Some of Nichols' most significant work was with Orson Welles. In The March of Time, she would tap out the "SOS" signal on a telegraph key. She provided sound effects for The Mercury Theatre on the Air.

During production of the Mercury Theatre episode "The War of the Worlds" in 1938, Nichols and Welles argued about how to produce sound effects; Welles wanted to use actual sounds, instead of mechanical imitations. Welles angrily called Nichols a "screwball", and she threw off her headphones and walked out of the studio. With airtime rapidly approaching for the live broadcast, Welles quickly apologized, and subsequently wrote Nichols a note saying: "Dearest Ora: Thanks for the best job anybody could ever do for anybody.
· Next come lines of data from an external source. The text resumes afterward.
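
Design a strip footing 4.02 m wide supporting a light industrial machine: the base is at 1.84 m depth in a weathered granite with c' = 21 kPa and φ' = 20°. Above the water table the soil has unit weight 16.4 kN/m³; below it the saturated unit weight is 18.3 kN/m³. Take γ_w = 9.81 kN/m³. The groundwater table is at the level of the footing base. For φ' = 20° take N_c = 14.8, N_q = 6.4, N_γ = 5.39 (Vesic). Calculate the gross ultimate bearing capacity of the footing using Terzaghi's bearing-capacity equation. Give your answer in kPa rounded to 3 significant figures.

Overburden at base level: q = 16.4 × 1.84 = 30.176 kPa.
Below the base the soil is submerged, so the ½γBN_γ term uses γ' = 18.3 − 9.81 = 8.49 kN/m³.
Cohesion term c·N_c = 21 × 14.8 = 310.8 kPa; surcharge term q·N_q = 30.176 × 6.4 = 193.13 kPa; self-weight term 0.5·γ·B·N_γ = 0.5 × 8.49 × 4.02 × 5.39 = 91.98 kPa.
q_ult = 310.8 + 193.13 + 91.98 = 595.91 kPa.

q_ult ≈ 596 kPa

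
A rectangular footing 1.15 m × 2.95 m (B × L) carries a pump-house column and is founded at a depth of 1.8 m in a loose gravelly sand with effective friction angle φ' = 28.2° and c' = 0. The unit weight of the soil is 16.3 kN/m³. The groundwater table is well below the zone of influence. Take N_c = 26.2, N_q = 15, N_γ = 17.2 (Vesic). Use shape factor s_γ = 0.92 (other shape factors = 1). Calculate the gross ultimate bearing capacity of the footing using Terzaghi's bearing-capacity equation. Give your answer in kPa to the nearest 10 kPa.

Overburden at base level: q = 16.3 × 1.8 = 29.34 kPa.
Surcharge term q·N_q = 29.34 × 15 = 440.1 kPa; self-weight term 0.5·γ·B·N_γ·s_γ = 0.5 × 16.3 × 1.15 × 17.2 × 0.92 = 148.31 kPa.
q_ult = 440.1 + 148.31 = 588.41 kPa.

q_ult ≈ 590 kPa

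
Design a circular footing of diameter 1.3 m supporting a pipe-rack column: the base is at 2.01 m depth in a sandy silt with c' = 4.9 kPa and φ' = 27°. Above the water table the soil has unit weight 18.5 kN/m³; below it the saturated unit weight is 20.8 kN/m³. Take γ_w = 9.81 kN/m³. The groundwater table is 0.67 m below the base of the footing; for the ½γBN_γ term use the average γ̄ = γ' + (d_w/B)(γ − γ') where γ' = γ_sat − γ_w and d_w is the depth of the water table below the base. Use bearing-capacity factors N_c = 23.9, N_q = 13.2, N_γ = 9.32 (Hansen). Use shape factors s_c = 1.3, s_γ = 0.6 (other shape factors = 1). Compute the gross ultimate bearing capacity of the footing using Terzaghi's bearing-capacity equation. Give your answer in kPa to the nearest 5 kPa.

Overburden at base level: q = 18.5 × 2.01 = 37.185 kPa.
The water table is 0.67 m below the base (< B = 1.3 m), so the ½γBN_γ term uses γ̄ = γ' + (d_w/B)(γ − γ') = 10.99 + (0.67/1.3)(18.5 − 10.99) = 14.861 kN/m³.
Cohesion term c·N_c·s_c = 4.9 × 23.9 × 1.3 = 152.24 kPa; surcharge term q·N_q = 37.185 × 13.2 = 490.84 kPa; self-weight term 0.5·γ·B·N_γ·s_γ = 0.5 × 14.861 × 1.3 × 9.32 × 0.6 = 54.015 kPa.
q_ult = 152.24 + 490.84 + 54.015 = 697.1 kPa.

q_ult ≈ 695 kPa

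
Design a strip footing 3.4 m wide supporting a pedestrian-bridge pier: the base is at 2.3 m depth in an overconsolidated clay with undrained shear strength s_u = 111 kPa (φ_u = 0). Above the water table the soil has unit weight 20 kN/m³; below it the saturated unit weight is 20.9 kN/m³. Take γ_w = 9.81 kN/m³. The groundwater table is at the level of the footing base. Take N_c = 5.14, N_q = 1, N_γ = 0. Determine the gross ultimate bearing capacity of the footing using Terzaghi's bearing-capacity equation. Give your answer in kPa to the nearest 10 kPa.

q = γ·D_f = 20 × 2.3 = 46 kPa.
c·N_c = 111 × 5.14 = 570.54 kPa
q·N_q = 46 × 1 = 46 kPa
q_ult = 570.54 + 46 = 616.54 kPa.

q_ult ≈ 620 kPa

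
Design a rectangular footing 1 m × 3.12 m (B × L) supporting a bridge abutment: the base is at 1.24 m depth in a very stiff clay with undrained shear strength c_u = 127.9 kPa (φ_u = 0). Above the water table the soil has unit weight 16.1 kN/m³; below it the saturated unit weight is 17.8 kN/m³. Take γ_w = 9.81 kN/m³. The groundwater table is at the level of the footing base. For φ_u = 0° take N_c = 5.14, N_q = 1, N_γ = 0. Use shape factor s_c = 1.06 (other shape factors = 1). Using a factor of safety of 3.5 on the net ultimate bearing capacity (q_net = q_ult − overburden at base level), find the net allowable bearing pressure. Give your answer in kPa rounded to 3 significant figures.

q_all(net) ≈ 199 kPa

Effective surcharge at the founding depth q = γ·D_f = 16.1 × 1.24 = 19.964 kPa.
q_ult = c·N_c·s_c + q·N_q
     = 127.9 × 5.14 × 1.06 + 19.964 × 1
     = 696.85 + 19.964 = 716.81 kPa.
q_net = 716.81 − 19.964 = 696.85 kPa.
q_all(net) = 696.85 / 3.5 = 199.1 kPa.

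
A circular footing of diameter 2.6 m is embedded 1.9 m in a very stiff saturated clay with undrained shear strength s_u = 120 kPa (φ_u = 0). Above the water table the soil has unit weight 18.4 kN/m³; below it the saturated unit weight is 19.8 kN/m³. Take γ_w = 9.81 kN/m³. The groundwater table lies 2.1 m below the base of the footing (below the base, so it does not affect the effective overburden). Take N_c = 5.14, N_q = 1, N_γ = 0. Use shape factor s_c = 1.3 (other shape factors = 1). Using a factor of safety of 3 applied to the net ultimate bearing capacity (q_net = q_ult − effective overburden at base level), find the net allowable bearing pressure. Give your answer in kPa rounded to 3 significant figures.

Overburden at base level: q = 18.4 × 1.9 = 34.96 kPa.
Cohesion term c·N_c·s_c = 120 × 5.14 × 1.3 = 801.84 kPa; surcharge term q·N_q = 34.96 × 1 = 34.96 kPa.
q_ult = 801.84 + 34.96 = 836.8 kPa.
Net ultimate: q_net = 836.8 − 34.96 = 801.84 kPa.
q_all(net) = 801.84 / 3 = 267.28 kPa.

q_all(net) ≈ 267 kPa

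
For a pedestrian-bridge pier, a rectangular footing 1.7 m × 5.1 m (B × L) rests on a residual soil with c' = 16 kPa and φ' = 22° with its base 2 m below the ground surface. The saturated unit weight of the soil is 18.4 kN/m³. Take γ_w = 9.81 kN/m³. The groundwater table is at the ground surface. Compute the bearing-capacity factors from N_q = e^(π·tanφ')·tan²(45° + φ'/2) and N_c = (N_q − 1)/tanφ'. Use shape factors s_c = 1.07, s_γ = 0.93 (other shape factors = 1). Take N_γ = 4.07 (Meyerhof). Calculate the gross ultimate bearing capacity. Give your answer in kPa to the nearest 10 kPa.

q_ult ≈ 450 kPa

tan22° = 0.404, so N_q = e^(π×0.404)·tan²(56°) = 3.558 × 2.198 = 7.82.
N_c = (7.82 − 1)/tan22° = 16.88.
γ' = 18.4 − 9.81 = 8.59 kN/m³ (submerged throughout). q = 8.59 × 2 = 17.18 kPa; the same γ' applies in the ½γBN_γ term.
c·N_c·s_c = 16 × 16.883 × 1.07 = 289.03 kPa
q·N_q = 17.18 × 7.8211 = 134.37 kPa
0.5·γ·B·N_γ·s_γ = 0.5 × 8.59 × 1.7 × 4.07 × 0.93 = 27.637 kPa
q_ult = 289.03 + 134.37 + 27.637 = 451.04 kPa.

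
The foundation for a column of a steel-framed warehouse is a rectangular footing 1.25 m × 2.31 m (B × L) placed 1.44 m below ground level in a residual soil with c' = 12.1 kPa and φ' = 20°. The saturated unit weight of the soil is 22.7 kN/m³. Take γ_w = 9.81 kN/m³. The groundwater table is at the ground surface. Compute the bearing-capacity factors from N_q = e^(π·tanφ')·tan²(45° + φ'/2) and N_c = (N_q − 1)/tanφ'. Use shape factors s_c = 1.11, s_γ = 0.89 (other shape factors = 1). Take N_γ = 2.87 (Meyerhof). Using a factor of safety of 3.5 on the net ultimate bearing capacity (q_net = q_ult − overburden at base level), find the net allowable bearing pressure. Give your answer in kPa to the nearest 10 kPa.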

All my love, Orson."

===Techniques===
Among the techniques that Ora Nichols invented are the use of an egg beater next to the microphone to mimic a lawnmower, chopping a cabbage into a wicker basket to sound like decapitation, and twisting a cast iron pan lid to evoke the door of an alien spaceship opening. In the radio series Buck Rogers in the 25th Century, she banged on an air conditioner vent to mimic the sound of rockets.

Arthur Nichols built a sound-effects machine that was five feet high and two feet deep, with nine motors. It produced such sounds as a bird chirping and a machine gun firing.